Cardinal McElroy Formalizes Bond with Rome Parish
ROME (CNS) — Cardinal Robert W. McElroy of San Diego formally “took possession” of the Church of St. Frumentius as his titular church in Rome on April 23, sealing his cardinal’s identity as a member of the clergy of Rome. In ancient times, the cardinals who elected popes were pastors of the city’s parishes. “Today I come to you as a stranger, but on a deeper level, a brother through one faith in the risen Lord Jesus Christ,” he told parishioners — in Italian and English — during his homily at Mass. Just before completing the brief ceremony and celebrating Mass, Cardinal McElroy told Catholic News Service that while serving as a member of various dicasteries of the Roman Curia is a concrete way for a cardinal to serve the universal Church, having a titular parish gives him a real connection with the Diocese of Rome. And, he said, “I hope the people of San Diego will find in this parish a particular embodiment of the universal Church, so that it’s not so vague a concept.”

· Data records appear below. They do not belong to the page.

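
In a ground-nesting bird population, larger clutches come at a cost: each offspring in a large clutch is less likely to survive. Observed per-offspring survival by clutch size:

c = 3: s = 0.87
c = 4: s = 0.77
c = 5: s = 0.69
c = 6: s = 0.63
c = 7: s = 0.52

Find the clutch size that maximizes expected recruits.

Expected recruits = c × s(c):
  c=3: 3 × 0.87 = 2.610
  c=4: 4 × 0.77 = 3.080
  c=5: 5 × 0.69 = 3.450
  c=6: 6 × 0.63 = 3.780
  c=7: 7 × 0.52 = 3.640
Maximum at c = 6 (3.780 recruits).

6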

Countries Move to Close Dangerous Darién Gap Migration Route; Catholic Workers Hesitant about Effectiveness of Move
PANAMA CITY (OSV News) — The United States has announced a plan to halt irregular migration through the Darién Gap — a treacherous stretch of thick jungle separating Colombia and Panama — though Catholics working on immigration issues say the scheme is unlikely to contain the vast flows of people heading northward. Some 38,099 people — 1,229 per day — crossed through the Darién Gap in March, according to Panamanian immigration statistics collated by the Washington Office on Latin America, a human rights think tank. That represented a 55 percent increase compared to the previous month. Two U.N. groups said on April 13 that as many as 400,000 migrants may cross the dangerous Gap this year, a colossal increase from 250,000 crossing it in 2022. “For migrants starting their trips in faraway continents, the route through the Darién Gap, although it’s expensive, is much less costly than entering another way,” Elías Cornejo, Migrant Services Coordinator for the Jesuit ministry Fe y Alegria in Panama, told OSV News. Cornejo described the agreement as an attempt to turn the Darién Gap into a “bottleneck” that would keep migrants contained far from the U.S. border. “It’s a question of political will” in Panama and Colombia, he said.